Claudia Maraston, Professor of Astrophysics, has been named as one of the world's top physicists

22 July 2022

2 min read

Claudia Maraston, Professor of Astrophysics in the Institute of Cosmology and Gravitation, has been named as one of the world's top physicists.

Professor Maraston has been recognised by, a prominent academic platform for scientists, in their 2022 Ranking of Top 1000 Scientists in the area of Physics.

The ranking is constructed using the H-index data gathered by Microsoft Academic and includes only prominent scientists with an H-index of at least 70 for scientific papers published in the field of Physics. Professor Maraston was ranked at 715 in the world and 69 for UK physicists.

I cannot even imagine the wealth of discoveries that James Webb will allow and to be part of the project with the largest granted time on the telescope is just amazing. I cannot wait to place my models on those data and discover the physics of primordial galaxies.

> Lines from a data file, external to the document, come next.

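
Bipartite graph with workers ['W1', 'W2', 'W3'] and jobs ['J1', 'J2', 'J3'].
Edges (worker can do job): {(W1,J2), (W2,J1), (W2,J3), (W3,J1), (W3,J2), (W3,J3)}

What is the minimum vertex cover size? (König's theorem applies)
Minimum vertex cover size = 3

By König's theorem: in bipartite graphs,
min vertex cover = max matching = 3

Maximum matching has size 3, so minimum vertex cover also has size 3.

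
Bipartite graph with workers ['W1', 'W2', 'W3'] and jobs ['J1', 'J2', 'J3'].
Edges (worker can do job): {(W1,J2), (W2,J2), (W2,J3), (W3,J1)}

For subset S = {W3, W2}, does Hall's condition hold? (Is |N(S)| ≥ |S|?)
Yes: |N(S)| = 3, |S| = 2

Subset S = {W3, W2}
Neighbors N(S) = {J1, J2, J3}

|N(S)| = 3, |S| = 2
Hall's condition: |N(S)| ≥ |S| is satisfied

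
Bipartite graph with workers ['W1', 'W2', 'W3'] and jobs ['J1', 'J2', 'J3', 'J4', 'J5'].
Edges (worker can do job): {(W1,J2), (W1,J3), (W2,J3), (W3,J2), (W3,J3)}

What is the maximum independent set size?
Maximum independent set = 6

By König's theorem:
- Min vertex cover = Max matching = 2
- Max independent set = Total vertices - Min vertex cover
- Max independent set = 8 - 2 = 6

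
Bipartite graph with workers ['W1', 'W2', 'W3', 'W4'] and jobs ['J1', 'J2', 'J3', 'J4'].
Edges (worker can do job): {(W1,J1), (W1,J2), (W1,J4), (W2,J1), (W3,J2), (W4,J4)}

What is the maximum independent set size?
Maximum independent set = 5

By König's theorem:
- Min vertex cover = Max matching = 3
- Max independent set = Total vertices - Min vertex cover
- Max independent set = 8 - 3 = 5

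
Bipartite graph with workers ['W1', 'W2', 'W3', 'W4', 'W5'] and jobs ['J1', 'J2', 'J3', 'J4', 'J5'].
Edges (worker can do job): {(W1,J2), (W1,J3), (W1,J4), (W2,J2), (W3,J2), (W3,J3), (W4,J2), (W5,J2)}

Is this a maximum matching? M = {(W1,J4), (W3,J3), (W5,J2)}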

Claudia Maraston, Professor of Astrophysics

Professor Maraston said: “I am extremely proud to receive this recognition, which stems from years of work on several different fronts in parallel, spanning from large collaborative efforts to single or few-authors projects. It is recognition of my world-leading profile, which reflects ICG’s global reputation for research and helps boosts the University’s international standing for Physics research, particularly after such excellent results for Physics in the recent REF.”

Professor Maraston is known for theoretical models for the expected energy emission and mass of galaxies including innovative prescriptions of stellar evolution, which raised strong interest and a vivid debate, and stimulated further work from international groups.

In 2018, she was awarded the Eddington Medal for Astronomy by the Royal Astronomical Society for ‘investigations of outstanding merit in theoretical astrophysics’. Previous recipients of the award include Stephen Hawking and Roger Penrose. Claudia is only the second female scientist to receive the award since its inception in 1953.